KİTAP SEVDALISI OLARAK ALİ EMİRÎ EFENDİ
Ali Emirî, son asırda kitapla beraber hatırlanan ilk ve ender isimlerden biridir. Bütün ömrünü kitaba vakfeden bu kara sevdalı insanın alelâde bir kitap meraklısı ve toplayıcısıyla uzak yakın bir alâkası bulunmamaktadır. Her şeyden önce Arapça ve Farsçaya gereği derecede vâkıf olan Emirî Efendi şuurlu ve ısrarlı bir okuyucudur. Her nev’iden kitap toplayan bir kitap mecnunu ve kâğıtsever değildir. Bir ilim ve irfan sahibi kişi olarak kitabistan mülkünde bir ömür boyu seyahat eder. Bu sonsuz ülkeyi en iyi bilen pek az bahtiyardan biridir. Kitap aramak, bulduklarını okumak, satın alamadığı kitapları istinsah yoluyla elde etmek, kısaca kitapla dopdolu bir ömür geçirmek pek az yiğidin harcı olmuştur. 67 senelik hayatı yakın tarihte kitap için söylenen en güzel serenattır.
Sadece kitap değil, aynı zamanda yaman bir okuma sevdalısıdır. İnsanı ürkütecek derecedeki müthiş hafızasında binlerce şiir ve tercüme-i hâl, ancak bir ömür boyu süren okuma gayreti sayesinde yer edinebilmiştir. Kitabın ismini ve müellifini bilmekte takılıp kalan benzerlerinin aksine onların iç dünyasında da gezen Ali Emirî Efendi emsali az bulunur bir edebiyat ve tercüme-i hâl üstatlığına ancak bu zorlu okuma aşkı sayesinde ulaşmıştır.
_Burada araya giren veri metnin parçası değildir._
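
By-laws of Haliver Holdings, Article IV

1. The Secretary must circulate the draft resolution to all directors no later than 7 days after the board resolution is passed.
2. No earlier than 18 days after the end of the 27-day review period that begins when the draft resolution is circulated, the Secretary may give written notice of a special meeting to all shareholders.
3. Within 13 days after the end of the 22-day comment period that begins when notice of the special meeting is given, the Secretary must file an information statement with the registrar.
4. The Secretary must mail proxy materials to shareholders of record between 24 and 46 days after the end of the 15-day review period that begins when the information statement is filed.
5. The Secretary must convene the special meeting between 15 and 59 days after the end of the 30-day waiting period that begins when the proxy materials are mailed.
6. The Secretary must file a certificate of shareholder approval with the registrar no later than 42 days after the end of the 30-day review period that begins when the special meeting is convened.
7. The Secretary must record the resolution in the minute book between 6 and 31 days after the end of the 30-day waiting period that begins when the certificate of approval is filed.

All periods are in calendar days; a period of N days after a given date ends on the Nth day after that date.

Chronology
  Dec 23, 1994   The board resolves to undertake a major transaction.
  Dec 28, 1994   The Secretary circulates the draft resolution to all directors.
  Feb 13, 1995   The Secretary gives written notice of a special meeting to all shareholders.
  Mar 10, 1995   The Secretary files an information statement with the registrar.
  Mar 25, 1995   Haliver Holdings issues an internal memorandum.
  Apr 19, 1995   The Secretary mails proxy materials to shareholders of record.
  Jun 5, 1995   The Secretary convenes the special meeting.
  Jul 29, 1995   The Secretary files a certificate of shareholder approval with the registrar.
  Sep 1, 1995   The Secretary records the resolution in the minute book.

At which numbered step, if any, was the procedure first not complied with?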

Bu sayede matbu veya yazma bir kitabın hususiyetini ve kıymetini bir bakışta sezer, bundan sonraki bütün mesaisini onun teminine sarf ederdi.
Sadece bir yazma veya nadir kitap meraklısı da değildi. Zamanında hemen hemen kimsenin değer vermediği salnameleri ve mevkuteleri seneler süren bir mesai neticesinde toplamıştı. Kitaplarının bulunduğu Millet Kütüphanesi bilhassa ihtiva ettiği salnameler bakımından rakipsizdir. Nadir yazmaları ise bir başka zenginliktedir. Ali Emirî’nin büyük bir hevesle ve aklıselimle kitap toplaması hazine kıymetindeki birçok yazma veya matbu kitabın zamanımıza kadar ulaşmasını sağlamıştır ki, gerçek kitap dostlarının belki de en büyük millî hizmetleri bu olmaktadır. Emirî olmasaydı bu kitapların kim bilir ne kadarı zâyi olur veya başka diyarlara gitmiş olurdu.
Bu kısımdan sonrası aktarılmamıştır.